I decided to take a trip into my inventory and start cleaning it up again today. Two years ago it was pretty bad, but i’ve managed to keep mostly on top of it, but there are some times where months go by and i just leave things un-sorted, and this was one of those times. I’d sorted everything out down to my objects, but then I come across a cute little folder in my notecards called “keep”, and I stumbled across a letter I’d written to the most toxic ex I’ve ever had, the last time he left me.
I was a mess, he’d left me after telling me he loved me, leaving me crying on skype for maybe about two hours, with me so exhausted I couldn’t even think straight – let alone function. I asked for him to let me sleep, and he said okay, I love you, talk to you in the morning. When I woke up, his skype had been deleted and his SL profile said he was taking a break. I was legitimately physically sick, because I depended on him in the most awful, unhealthy way.
This letter opened up old wounds and left me sobbing into my keyboard. It’s been almost four years, but I remembered being that girl – the girl who couldn’t survive without him. The girl who thought that her world had crumbled because she’d lost the love of her life. The girl who would take the abuse, accusations and insults, because that’s all she believed she was worth… and the girl who wanted nothing more than to love this terrible, awful human being who got a sick sense of pleasure by breaking her… and I missed him still.
Okay, maybe not him exactly, but I missed how good it felt when it was good, and I mourned that again today. I cried for the girl who allowed that absolute asshole to let her believe that things that good only came to people who fought through the terrible.
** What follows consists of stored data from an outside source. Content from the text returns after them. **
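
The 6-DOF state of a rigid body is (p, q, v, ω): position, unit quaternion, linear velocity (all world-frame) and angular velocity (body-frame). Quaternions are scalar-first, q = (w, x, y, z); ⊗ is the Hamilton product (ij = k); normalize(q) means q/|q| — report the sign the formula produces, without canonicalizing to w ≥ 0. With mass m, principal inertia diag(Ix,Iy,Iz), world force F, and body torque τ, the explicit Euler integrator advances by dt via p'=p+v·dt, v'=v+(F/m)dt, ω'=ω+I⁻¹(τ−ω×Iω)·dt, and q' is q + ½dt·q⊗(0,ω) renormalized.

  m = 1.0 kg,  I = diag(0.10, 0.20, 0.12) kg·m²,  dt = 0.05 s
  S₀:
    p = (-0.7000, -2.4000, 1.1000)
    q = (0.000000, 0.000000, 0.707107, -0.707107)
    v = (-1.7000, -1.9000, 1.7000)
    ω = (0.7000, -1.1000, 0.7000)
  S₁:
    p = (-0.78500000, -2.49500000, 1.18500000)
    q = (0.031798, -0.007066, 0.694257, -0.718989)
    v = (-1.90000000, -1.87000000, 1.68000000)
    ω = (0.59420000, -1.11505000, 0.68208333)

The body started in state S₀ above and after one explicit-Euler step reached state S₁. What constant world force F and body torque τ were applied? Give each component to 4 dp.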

I mourned for the girl who wanted to give love and receive love so badly, she felt she needed to accept that his toxic show of affection was everything she deserved, and I mourned because I don’t think I’ll ever feel that amount of love for someone again and although I don’t want THAT relationship, I do want that love, but there’s no way I’ll be able to put up with the crap that I went through to get that smattering of absurd Joker/HarleyQuinn romanticized bullshit nor do I want to. I don’t want THAT. But I DO want love.
It left me feeling very strange toward myself, and made me remember that I used to have a friend who had “The definition of insanity is doing the same thing over and over again and expecting different results” in their profile, and how I’d feel SO dumb every time I forgave the fucker above and sought some solstice with that smart friend. I remember telling myself how utterly absurd it was to expect someone to change, but maybe if i did all the things he wanted this time, I could… and how dumb I was for seeking comfort from someone who knew what I was doing was absolutely bonkers, but being unable to stop myself there too. The opinions of others mean too much for people like me to casually ignore, even now, and I’m still learning how to continue knowing that there are people out there who don’t know me as I am now, but as I was. I’m not that girl anymore. You cannot take advantage of me, and while it’s made me occasionally bitter and jaded, i’d much rather feel that right now than feel like the girl that kept trying, despite being destined to fail – not at everything, but with this particular fuckface that’s all it could ever have led to. I didn’t know for a while whether I wanted to cuddle and coddle old me that went through this, or to tell her off, and finally, I settled on thanking her.
That’s something I’ve been trying to do a lot, lately. I do it with my body, despite me not always liking how I look I have learned to love it, and today gave me the opportunity to thank the old me, for being strong enough to leave something for the new me and although I would never in a million years wish many of my experiences on other people, I will be forever grateful to have lived through them, for all my scars – mentally and physically, and for my time here.
Make it a beautiful day, Spoonies, and whatever you’re doing, please try to find the good in it, I promise you, there’s some there. xoxo
Ps, totally putting this in mental health monday despite it being Saturday!